Le 10 août 2018, elle a été de nouveau admise au service des urgences en raison d'une asthénie prononcée puis transférée au service d'hépato-gastroentérologie le lendemain. Au cours de cette hospitalisation, elle a rédigé ses directives anticipées le 16 août 2018 puis a été victime d'hématémèses à compter du 17 août, d'épanchements pleuraux bilatéraux le 24 août et d'une dyspnée importante le 26 août.

Elle est décédée le 27 août 2018 à 9h des suites du cancer évolutif dont elle était atteinte depuis 2001.

Droit applicable

Toute personne malade dont l'état le requiert a le droit d'accéder à des soins palliatifs et à un accompagnement (CSP, Art.L. 1110-9). Les soins palliatifs sont des soins actifs et continus pratiqués par une équipe interdisciplinaire en institution ou à domicile. Ils visent à soulager la douleur, à apaiser la souffrance psychique, à sauvegarder la dignité de la personne malade et à soutenir son entourage (CSP, Art. L. 1110-10). En toutes circonstances, le médecin doit s'efforcer de soulager les souffrances du malade par des moyens appropriés à son état et l'assister moralement. Il doit s'abstenir de toute obstination déraisonnable et peut renoncer à entreprendre ou poursuivre des traitements qui apparaissent inutiles, disproportionnés ou qui n'ont d'autre effet que le seul maintien artificiel de la vie (CSP, Art. R. 4127-37).

L’information

L'équipe mobile d'accompagnement et de soins palliatifs a rencontré la patiente puis son époux les 17 et 22 août 2018. A l'occasion de ces rencontres, une information a été délivrée à la patiente quant aux modalités d'administration d'un antalgique en cas d'arrêt de l'Acupan et à l'organisation d'une hospitalisation à domicile.

Des soins palliatifs (CSP, Art. 1110-10) ont été mis en œuvre à compter du 25 août 2018 par l'administration de morphine et d'anxiolytique en raison de la dégradation de l'état de santé, caractérisé par l'apparition d'hématémèses importantes, d'épanchements pleuraux bilatéraux et enfin d'une forte dyspnée. Ce traitement visant à apaiser la patiente était parfaitement indiqué, mais aucune information relative à sa mise en place n'a été transmise à la patiente ou à son époux. Toutefois, aucun risque en lien avec ces traitements ne s'est réalisé puisque le décès est imputable au cancer évolutif dont la patiente était atteinte depuis 2001.
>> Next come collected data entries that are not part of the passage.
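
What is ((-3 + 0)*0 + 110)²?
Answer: 12100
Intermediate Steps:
((-3 + 0)*0 + 110)² = (-3*0 + 110)² = (0 + 110)² = 110² = 12100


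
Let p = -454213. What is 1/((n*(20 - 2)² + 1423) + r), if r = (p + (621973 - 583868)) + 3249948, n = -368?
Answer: 1/2716031 ≈ 3.6818e-7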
Par suite, dès lors que la famille ne démontre pas qu'un risque induit par l'administration de morphine et d'anxiolytique s'est réalisé lors de la prise en charge, la méconnaissance par l'établissement de son obligation d'information n’engage pas sa responsabilité.

La qualité des soins

Par un courrier du 13 février 2018, le praticien spécialiste dirigeant la prise en charge a préconisé l'arrêt du traitement par Signifor® en raison des effets secondaires de nausées et vomissements. Ce courrier a été transmis au CHRU et ajouté au dossier médical, mais ce médecin a constaté, dans un fax du 20 juin 2018, la poursuite de ce traitement et rappelé la nécessité de l'arrêter. Dans ces conditions, en ayant poursuivi le traitement en méconnaissance des instructions médicales contenues dans le dossier médical, l’établissement a commis une faute dans l'organisation et le fonctionnement du service public hospitalier. Toutefois, cette faute ne présente pas de lien avec la dégradation de l'état de santé de la patiente, qui est imputable au cancer évolutif dont elle souffrait. Par la suite, cette faute n'est pas de nature à engager la responsabilité du centre hospitalier.
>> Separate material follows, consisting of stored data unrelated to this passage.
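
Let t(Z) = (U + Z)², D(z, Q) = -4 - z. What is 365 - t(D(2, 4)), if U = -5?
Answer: 244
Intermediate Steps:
t(Z) = (-5 + Z)²
365 - t(D(2, 4)) = 365 - (-5 + (-4 - 1*2))² = 365 - (-5 + (-4 - 2))² = 365 - (-5 - 6)² = 365 - 1*(-11)² = 365 - 1*121 = 365 - 121 = 244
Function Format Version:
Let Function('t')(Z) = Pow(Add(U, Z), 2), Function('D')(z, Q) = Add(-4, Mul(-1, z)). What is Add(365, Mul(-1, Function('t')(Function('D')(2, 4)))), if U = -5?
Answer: 244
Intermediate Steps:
Function('t')(Z) = Pow(Add(-5, Z), 2)
Add(365, Mul(-1, Function('t')(Function('D')(2, 4)))) = Add(365, Mul(-1, Pow(Add(-5, Add(-4, Mul(-1, 2))), 2))) = Add(365, Mul(-1, Pow(Add(-5, Add(-4, -2)), 2))) = Add(365, Mul(-1, Pow(Add(-5, -6), 2))) = Add(365, Mul(-1, Pow(-11, 2))) = Add(365, Mul(-1, 121)) = Add(365, -121) = 244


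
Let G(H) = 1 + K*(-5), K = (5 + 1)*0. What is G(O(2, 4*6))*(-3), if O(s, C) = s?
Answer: -3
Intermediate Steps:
K = 0 (K = 6*0 = 0)
G(H) = 1 (G(H) = 1 + 0*(-5) = 1 + 0 = 1)
G(O(2, 4*6))*(-3) = 1*(-3) = -3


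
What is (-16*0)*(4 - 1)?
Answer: 0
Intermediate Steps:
(-16*0)*(4 - 1) = 0*3 = 0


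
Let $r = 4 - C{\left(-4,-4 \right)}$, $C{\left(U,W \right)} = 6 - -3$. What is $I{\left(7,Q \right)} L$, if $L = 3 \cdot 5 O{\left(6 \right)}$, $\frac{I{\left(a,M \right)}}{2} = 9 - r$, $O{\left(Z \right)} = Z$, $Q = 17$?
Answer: $2520$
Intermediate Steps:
$C{\left(U,W \right)} = 9$ ($C{\left(U,W \right)} = 6 + 3 = 9$)
$r = -5$ ($r = 4 - 9 = -5$)
$I{\left(a,M \right)} = 28$ ($I{\left(a,M \right)} = 2 \left(9 - -5\right) = 2 \left(9 + 5\right) = 2 \cdot 14 = 28$)
$L = 90$ ($L = 3 \cdot 5 \cdot 6 = 15 \cdot 6 = 90$)
$I{\left(7,Q \right)} L = 28 \cdot 90 = 2520$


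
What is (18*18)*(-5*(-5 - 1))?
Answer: 9720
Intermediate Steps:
(18*18)*(-5*(-5 - 1)) = 324*(-5*(-6)) = 324*30 = 9720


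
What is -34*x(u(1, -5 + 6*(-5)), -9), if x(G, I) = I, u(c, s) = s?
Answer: 306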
Le respect des directives anticipées

La patiente a rédigé le 16 août 2018 ses directives anticipées dans lesquelles elle indique s'agissant de l'enlèvement du kyste sur la stomie : « Si c'est un carcinoïde, cela pourrait s'imposer tant que je suis encore à l'hôpital ». La patiente présentait des douleurs en lien avec la stomie réalisée en avril 2016, mais l'évolution de la stomie requérait une reprise chirurgicale ou une exérèse d'un kyste situé à proximité. Par suite, le CHRU de Brest n'a pas commis de faute dans la prise en charge de la stomie.